Diverse industries are looking for new recruits who possess the same digital skills for their own digital transformations. And rail is no exception. So, rail will be competing with energy, civil engineering, construction, other transport sectors… and many more.

All these sectors will be scrabbling to attract future talent, and even competing with the technology sector itself. And that competition will often be international.

So, how does rail seek and attract the talent it needs for the long term?

There are several characteristics of the new generation coming into the workforce that could play to rail’s strengths or opportunities.

Generation Z, for example, are more concerned than previous generations about the societal and environmental impact of what they do with their lives - and they have more choice than previously. They care about how their chosen career will affect the planet.

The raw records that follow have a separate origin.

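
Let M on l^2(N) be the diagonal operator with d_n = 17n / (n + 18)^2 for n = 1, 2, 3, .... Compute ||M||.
||M|| = 17/72 (attained at n = 18)

For M diagonal, ||M|| = sup_n |d_n|. Treat f(x) = 17x / (x + 18)^2 for real x > 0. By the quotient rule, f'(x) = 17(18 - x)/(x + 18)^3, which is positive for x < 18 and negative for x > 18. So f has a unique maximum at x = 18, and since 18 is a positive integer, the supremum over n ≥ 1 is attained at n = 18: d_18 = 17·18/(18 + 18)^2 = 17·18/1296 = 17/72. Hence ||M|| = 17/72.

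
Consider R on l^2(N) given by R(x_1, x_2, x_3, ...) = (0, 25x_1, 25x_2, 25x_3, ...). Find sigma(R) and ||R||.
sigma(R) = closed disk {z in C : |z| ≤ 25}; ||R|| = 25

Note R = 25·U where U is the unit right shift (U x)_k = x_{k-1} (with x_0 := 0); so ||R|| = 25||U|| and sigma(R) = 25·sigma(U). ||R x||^2 = sum_{k≥1} |25x_k|^2 = 625||x||^2, so ||R|| = 25 and sigma(R) ⊂ {|z| ≤ 25}. For any |lambda| < 25, the equation (R - lambda I) x = 0 forces x_1 = 0, then 25x_k = lambda x_{k+1} ⇒ x = 0, so R has no eigenvalues. But (R - lambda I) is not surjective for |lambda| < 25: solving (R - lambda I) x = e_1 would require x_n proportional to (lambda/25)^(-n), which is not in l^2. So every |lambda| < 25 lies in the residual spectrum. The boundary |lambda| = 25 is in the approximate point spectrum (the spectrum is closed). Hence sigma(R) is the closed disk of radius 25.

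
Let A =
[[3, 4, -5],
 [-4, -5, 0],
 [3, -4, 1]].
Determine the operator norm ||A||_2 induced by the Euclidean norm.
||A||_2 ≈ 9.028 (= sqrt(largest eigenvalue of A^T A))

||A||_2 = sigma_max(A) = sqrt(lambda_max(A^T A)). Form the symmetric matrix M = A^T A =
[[34, 20, -12],
 [20, 57, -24],
 [-12, -24, 26]].
Its characteristic polynomial (trace, sum of principal 2x2 minors, determinant of M give the coefficients) is
  p(λ) = det(λ I - M) = λ^3 - 117λ^2 + 3184λ - 23716.
No integer candidate from the rational root theorem (±divisors of 23716) is a root, so the roots are irrational. The cubic discriminant is Δ = 1567580288 > 0, so there are three distinct real roots. p(12) = -628 and p(13) = 100 have opposite signs, so a root lies in (12, 13); Newton's method refines it to λ ≈ 12.8487. p(22) = 352 and p(23) = -210 have opposite signs, so a root lies in (22, 23); Newton's method refines it to λ ≈ 22.6464. p(81) = -2008 and p(82) = 2032 have opposite signs, so a root lies in (81, 82); Newton's method refines it to λ ≈ 81.5049. Check (Vieta): the three roots sum to 117, matching tr M = 117.
So the eigenvalues of A^T A are ≈ 12.8487, 22.6464, 81.5049 (all ≥ 0, as they must be for A^T A). The largest is λ_max ≈ 81.5049, hence ||A||_2 = sqrt(λ_max) ≈ 9.028.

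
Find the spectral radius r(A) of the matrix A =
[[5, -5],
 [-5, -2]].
r(A) = (3 + sqrt(149))/2 ≈ 7.6033

The eigenvalues of A are the roots of its characteristic polynomial. With M = A (coefficients from the trace and determinant):
  p(λ) = det(λ I - M) = λ^2 - 3λ - 35.
For λ^2 - 3λ - 35 the discriminant is 149. It is nonnegative but not a perfect square, so the roots are real and irrational: λ = (3 ± sqrt(149))/2 ≈ 7.6033, -4.6033.
Thus the eigenvalues (to 4 decimals) are 7.6033 (modulus 7.6033); -4.6033 (modulus 4.6033). The spectral radius is the largest modulus: r(A) = (3 + sqrt(149))/2 ≈ 7.6033. (Cross-check: r(A) ≤ ||A||_2 ≈ 7.6033; equality holds whenever A is normal, though it can also hold for some non-normal A.)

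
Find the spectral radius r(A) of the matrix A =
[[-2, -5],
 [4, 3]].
r(A) = sqrt(14) ≈ 3.7417

The eigenvalues of A are the roots of its characteristic polynomial. With M = A (coefficients from the trace and determinant):
  p(λ) = det(λ I - M) = λ^2 - λ + 14.
For λ^2 - λ + 14 the discriminant is -55. It is negative, so the roots are the complex-conjugate pair λ = 1/2 ± (sqrt(55)/2) i ≈ 0.5 ± 3.7081i. For a conjugate pair the product of the roots equals the constant term, so |λ|^2 = 14 and |λ| = sqrt(14) ≈ 3.7417.
Thus the eigenvalues (to 4 decimals) are 0.5 ± 3.7081i (modulus 3.7417). The spectral radius is the largest modulus: r(A) = sqrt(14) ≈ 3.7417. (Cross-check: r(A) ≤ ||A||_2 ≈ 7.0772; equality holds whenever A is normal, though it can also hold for some non-normal A.)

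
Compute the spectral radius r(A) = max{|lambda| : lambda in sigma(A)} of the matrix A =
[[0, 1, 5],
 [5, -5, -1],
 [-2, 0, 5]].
r(A) ≈ 5.7232

The eigenvalues of A are the roots of its characteristic polynomial. With M = A (coefficients from the trace, the sum of principal 2x2 minors, and det A):
  p(λ) = det(λ I - M) = λ^3 - 20λ + 73.
No integer candidate from the rational root theorem (±divisors of 73) is a root, so the roots are irrational. The cubic discriminant is Δ = -111883 < 0, so there is one real root and a complex-conjugate pair. p(-6) = -23 and p(-5) = 48 have opposite signs, so a root lies in (-6, -5); Newton's method refines it to λ ≈ -5.7232. Dividing out (λ - (-5.7232)) leaves approximately λ^2 - 5.7232λ + 12.7551. For λ^2 - 5.7232λ + 12.7551 the discriminant is -18.2653. It is negative, so the remaining roots are the complex-conjugate pair λ ≈ 2.8616 ± 2.1369i. Their product equals the constant term, so |λ|^2 ≈ 12.7551 and |λ| ≈ 3.5714.
Thus the eigenvalues (to 4 decimals) are -5.7232 (modulus 5.7232); 2.8616 ± 2.1369i (modulus 3.5714). The spectral radius is the largest modulus: r(A) ≈ 5.7232. (Cross-check: r(A) ≤ ||A||_2 ≈ 8.3444; equality holds whenever A is normal, though it can also hold for some non-normal A.)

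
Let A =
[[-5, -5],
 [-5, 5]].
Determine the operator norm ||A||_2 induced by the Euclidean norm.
||A||_2 = sqrt(50) ≈ 7.0711 (= sqrt(largest eigenvalue of A^T A))

||A||_2 = sigma_max(A) = sqrt(lambda_max(A^T A)). Form the symmetric matrix M = A^T A =
[[50, 0],
 [0, 50]].
Its characteristic polynomial (trace, determinant of M give the coefficients) is
  p(λ) = det(λ I - M) = λ^2 - 100λ + 2500.
For λ^2 - 100λ + 2500 the discriminant is 0. It is a perfect square (0^2), so the roots are rational: λ = (100 ± 0)/2 = 50, 50.
So the eigenvalues of A^T A are ≈ 50, 50 (all ≥ 0, as they must be for A^T A). The largest is λ_max = 50, hence ||A||_2 = sqrt(λ_max) = sqrt(50) ≈ 7.0711.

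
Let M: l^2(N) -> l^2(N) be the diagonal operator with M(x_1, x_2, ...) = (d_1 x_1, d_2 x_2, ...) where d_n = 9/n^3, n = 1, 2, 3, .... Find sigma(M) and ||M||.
sigma(M) = {9/n^3 : n ≥ 1} ∪ {0}; ||M|| = 9

A bounded diagonal operator on l^2 with diagonal entries d_n has spectrum equal to the closure of {d_n : n ≥ 1}: every d_n is an eigenvalue (with eigenvector e_n), so {d_n} ⊂ sigma(M); the spectrum is closed, so its closure is too; and for lambda not in the closure, (M - lambda I) has bounded inverse (the diagonal entries 1/(d_n - lambda) are bounded). For our sequence d_n = 9/n^3, n = 1, 2, 3, ...:
  - {d_n} = {9/n^3 : n ≥ 1}; the only limit point is 0
  - closure = {9/n^3 : n ≥ 1} ∪ {0}
For the norm: a diagonal operator has ||M|| = sup_n |d_n|. Here d_n = 9/n^3 is positive and decreasing, so sup_n |d_n| = d_1 = 9. So ||M|| = 9.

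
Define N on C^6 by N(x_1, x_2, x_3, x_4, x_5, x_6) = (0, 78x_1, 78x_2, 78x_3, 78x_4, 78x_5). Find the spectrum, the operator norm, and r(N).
sigma(N) = {0}; ||N|| = 78; r(N) = 0. (N is nilpotent with N^6 = 0.)

On C^6, N is a strictly lower-triangular matrix with 78 on the subdiagonal and zeros elsewhere, so its characteristic polynomial is lambda^6 and every eigenvalue is 0: sigma(N) = {0}. For the operator norm, N e_i = 78e_{i+1} for i = 1, ..., 5 and N e_6 = 0, so the singular values of N are 78 (with multiplicity 5) and 0; hence ||N|| = 78. The spectral radius r(N) = max|lambda| = 0. Note ||N|| > r(N) — characteristic of non-normal nilpotent operators. Indeed N^6 = 0.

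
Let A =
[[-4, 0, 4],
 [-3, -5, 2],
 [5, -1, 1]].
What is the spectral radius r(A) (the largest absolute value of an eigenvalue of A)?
r(A) ≈ 5.8793

The eigenvalues of A are the roots of its characteristic polynomial. With M = A (coefficients from the trace, the sum of principal 2x2 minors, and det A):
  p(λ) = det(λ I - M) = λ^3 + 8λ^2 - 7λ - 124.
No integer candidate from the rational root theorem (±divisors of 124) is a root, so the roots are irrational. The cubic discriminant is Δ = -31700 < 0, so there is one real root and a complex-conjugate pair. p(3) = -46 and p(4) = 40 have opposite signs, so a root lies in (3, 4); Newton's method refines it to λ ≈ 3.5873. Dividing out (λ - (3.5873)) leaves approximately λ^2 + 11.5873λ + 34.5667. For λ^2 + 11.5873λ + 34.5667 the discriminant is -4.0019. It is negative, so the remaining roots are the complex-conjugate pair λ ≈ -5.7936 ± 1.0002i. Their product equals the constant term, so |λ|^2 ≈ 34.5667 and |λ| ≈ 5.8793.
Thus the eigenvalues (to 4 decimals) are 3.5873 (modulus 3.5873); -5.7936 ± 1.0002i (modulus 5.8793). The spectral radius is the largest modulus: r(A) ≈ 5.8793. (Cross-check: r(A) ≤ ||A||_2 ≈ 7.9374; equality holds whenever A is normal, though it can also hold for some non-normal A.)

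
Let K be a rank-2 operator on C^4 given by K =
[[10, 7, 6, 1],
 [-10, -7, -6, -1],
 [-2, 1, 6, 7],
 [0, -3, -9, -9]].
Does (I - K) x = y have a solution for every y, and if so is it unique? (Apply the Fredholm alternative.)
(I - K) is invertible (det(I - K) = 16 ≠ 0), so for every y in C^4 the equation (I - K) x = y has a unique solution.

K has rank 2 and factors as K = U V^T = u1 v1^T + u2 v2^T with u1 = (3, -3, -3, 3), v1 = (2, 1, 0, -1), u2 = (-2, 2, -2, 3), v2 = (-2, -2, -3, -2) (multiplying out reproduces the displayed K). The nonzero eigenvalues of U V^T coincide with those of the 2 x 2 matrix G = V^T U = [[v1·u1, v1·u2], [v2·u1, v2·u2]] = [[0, -5], [3, 0]], and by the Sylvester determinant identity det(I_4 - U V^T) = det(I_2 - V^T U) = det([[1, 5], [-3, 1]]) = (1)(1) - (5)(-3) = 16. (Direct check: I - K =
[[-9, -7, -6, -1],
 [10, 8, 6, 1],
 [2, -1, -5, -7],
 [0, 3, 9, 10]]
has determinant 16.) The finite-dimensional Fredholm alternative says: either (I - K) is invertible, or ker(I - K) ≠ {0} and then range(I - K) = ker((I - K)^*)^⊥, with dim ker(I - K) = dim ker((I - K)^*). Since det(I - K) ≠ 0, 1 is not an eigenvalue of K and ker(I - K) = {0}, so we are in the first case: for every y there is a unique x = (I - K)^(-1) y. (Explicitly, by the Woodbury identity, (I - U V^T)^(-1) = I + U (I_2 - G)^(-1) V^T.)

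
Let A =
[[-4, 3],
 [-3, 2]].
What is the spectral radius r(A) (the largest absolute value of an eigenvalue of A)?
r(A) = 1

The eigenvalues of A are the roots of its characteristic polynomial. With M = A (coefficients from the trace and determinant):
  p(λ) = det(λ I - M) = λ^2 + 2λ + 1.
For λ^2 + 2λ + 1 the discriminant is 0. It is a perfect square (0^2), so the roots are rational: λ = (-2 ± 0)/2 = -1, -1.
Thus the eigenvalues (to 4 decimals) are -1 (modulus 1). The spectral radius is the largest modulus: r(A) = 1. (Cross-check: r(A) ≤ ||A||_2 ≈ 6.1623; equality holds whenever A is normal, though it can also hold for some non-normal A.)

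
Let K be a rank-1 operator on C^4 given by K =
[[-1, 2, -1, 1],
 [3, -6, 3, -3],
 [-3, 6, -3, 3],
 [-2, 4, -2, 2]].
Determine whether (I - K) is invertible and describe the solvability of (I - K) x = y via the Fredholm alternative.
(I - K) is invertible (det(I - K) = 9 ≠ 0), so for every y in C^4 the equation (I - K) x = y has a unique solution.

K has rank 1, so it is an outer product K = u v^T: every row of K is a multiple of one row vector. Reading off the entries, u = (-1, 3, -3, -2) and v = (1, -2, 1, -1) (row i of K equals u_i·v^T). A rank-one matrix u v^T satisfies K u = u (v·u) and kills the (3)-dimensional subspace v^⊥, so its characteristic polynomial is lambda^3 (lambda - v·u) with v·u = tr K = -8. Hence the eigenvalues of I - K are 1 (multiplicity 3) and 1 - (-8) = 9, so det(I - K) = 9. (Direct check: I - K =
[[2, -2, 1, -1],
 [-3, 7, -3, 3],
 [3, -6, 4, -3],
 [2, -4, 2, -1]]
has determinant 9.) The finite-dimensional Fredholm alternative says: either (I - K) is invertible, or ker(I - K) ≠ {0} and then range(I - K) = ker((I - K)^*)^⊥, with dim ker(I - K) = dim ker((I - K)^*). Since det(I - K) ≠ 0, 1 is not an eigenvalue of K and ker(I - K) = {0}, so we are in the first case: for every y there is a unique x = (I - K)^(-1) y. Explicitly, by the Sherman–Morrison formula, (I - u v^T)^(-1) = I + u v^T/(1 - v·u), i.e. (I - K)^(-1) = I + K/(9).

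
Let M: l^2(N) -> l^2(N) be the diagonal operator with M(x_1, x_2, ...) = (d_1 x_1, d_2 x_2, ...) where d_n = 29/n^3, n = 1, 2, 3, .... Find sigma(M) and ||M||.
sigma(M) = {29/n^3 : n ≥ 1} ∪ {0}; ||M|| = 29

A bounded diagonal operator on l^2 with diagonal entries d_n has spectrum equal to the closure of {d_n : n ≥ 1}: every d_n is an eigenvalue (with eigenvector e_n), so {d_n} ⊂ sigma(M); the spectrum is closed, so its closure is too; and for lambda not in the closure, (M - lambda I) has bounded inverse (the diagonal entries 1/(d_n - lambda) are bounded). For our sequence d_n = 29/n^3, n = 1, 2, 3, ...:
  - {d_n} = {29/n^3 : n ≥ 1}; the only limit point is 0
  - closure = {29/n^3 : n ≥ 1} ∪ {0}
For the norm: a diagonal operator has ||M|| = sup_n |d_n|. Here d_n = 29/n^3 is positive and decreasing, so sup_n |d_n| = d_1 = 29. So ||M|| = 29.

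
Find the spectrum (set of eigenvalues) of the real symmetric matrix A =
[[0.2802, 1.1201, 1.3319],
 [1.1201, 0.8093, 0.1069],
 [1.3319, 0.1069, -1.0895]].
sigma(A) ≈ {-2, 0, 2}

A is real symmetric, so its spectrum consists of real eigenvalues. Expanding the characteristic polynomial of the displayed matrix gives
  det(λ I - A) = p(λ) = λ^3 + (0)λ^2 + (-4)λ + (0).
Solving p(λ) = 0 yields eigenvalues ≈ -2, 0, 2. (A is shown rounded to 4 decimals, so these recover the underlying integer eigenvalues to within that precision.)
Verification: the trace of A = 0 equals the sum of eigenvalues 0, and det(A) ≈ -0.0001 matches the eigenvalue product 0.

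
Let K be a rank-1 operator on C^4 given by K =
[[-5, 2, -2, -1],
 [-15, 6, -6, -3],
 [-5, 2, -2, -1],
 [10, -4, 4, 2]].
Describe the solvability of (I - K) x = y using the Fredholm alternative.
(I - K) is singular (det(I - K) = 0, i.e. 1 ∈ sigma(K)). (I - K) x = y is solvable iff y ⊥ ker((I - K)^*) = span{(-5, 2, -2, -1)}, i.e. iff -5y_1 + 2y_2 - 2y_3 - y_4 = 0. When solvable, the solutions are x = y + c·(1, 3, 1, -2), c arbitrary (ker(I - K) = span{(1, 3, 1, -2)}, dimension 1).

K has rank 1, so it is an outer product K = u v^T: every row of K is a multiple of one row vector. Reading off the entries, u = (1, 3, 1, -2) and v = (-5, 2, -2, -1) (row i of K equals u_i·v^T). A rank-one matrix u v^T satisfies K u = u (v·u) and kills the (3)-dimensional subspace v^⊥, so its characteristic polynomial is lambda^3 (lambda - v·u) with v·u = tr K = 1. Hence the eigenvalues of I - K are 1 (multiplicity 3) and 1 - (1) = 0, so det(I - K) = 0. (Direct check: I - K =
[[6, -2, 2, 1],
 [15, -5, 6, 3],
 [5, -2, 3, 1],
 [-10, 4, -4, -1]]
has determinant 0.) So 1 is an eigenvalue of K and (I - K) is not invertible. The finite-dimensional Fredholm alternative says: either (I - K) is invertible, or ker(I - K) ≠ {0} and then range(I - K) = ker((I - K)^*)^⊥, with dim ker(I - K) = dim ker((I - K)^*). We are in the second case, so we need both kernels. Kernel of I - K: (I - K) u = u - u (v·u) = u - u = 0, so ker(I - K) = span{u} = span{(1, 3, 1, -2)} (it is exactly 1-dimensional because rank(I - K) = 3). Kernel of the adjoint: K is real, so (I - K)^* = I - K^T = I - v u^T, and (I - v u^T) v = v - v (u·v) = 0; hence ker((I - K)^*) = span{v} = span{(-5, 2, -2, -1)}. Therefore (I - K) x = y is solvable iff <y, v> = 0, i.e. iff -5y_1 + 2y_2 - 2y_3 - y_4 = 0. When this holds, K y = u (v·y) = 0, so (I - K) y = y and x = y is a particular solution; the full solution set is the line x = y + c·u = y + c·(1, 3, 1, -2), c ∈ C.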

Rail has a genuine strength to exploit here, as one of the lowest-carbon forms of transport - better than cars, air travel, or road haulage. But it doesn’t shout about it as much as it could. It might market that advantage more strongly.

Similarly, young people also care about their employers’ diversity, equality and inclusion efforts.

Some corporates are dropping or quietly forgetting those goals, in the wake of US political trends. But rail should stick with them if it is to appeal to a new generation of candidates.

Diversity policies widen recruitment pools by themselves, of course. But environmental and social goals together can also make employers more attractive to a new generation that can choose their employer - and are more likely to do so based on factors beyond T&Cs.

At a time when rail will be competing with other careers and industries, it needs to make the most of what strengths it has.

While existing workers might be wary of new technology, the younger ones are more likely to seek it out in a future career and employer.

They will look for employers that embrace new ways of doing things with new tech. And they would hope that those employers will support them to develop those skills, which in turn will provide them with employment security for the future.

As Paul Clifton was told, in researching our cover feature, skills shortages could help to push the rail industry further towards embracing technology, investing in automation, and other ways to work around an increasingly tough recruitment market. Investing in that way will also help them to attract the staff they seek.

Whatever recruitment problems it faces, all the forecasts look good for rail transport. Passenger numbers are growing and are set to multiply over the next few decades.

The rail industry has a bright future. But it needs the people to deliver it.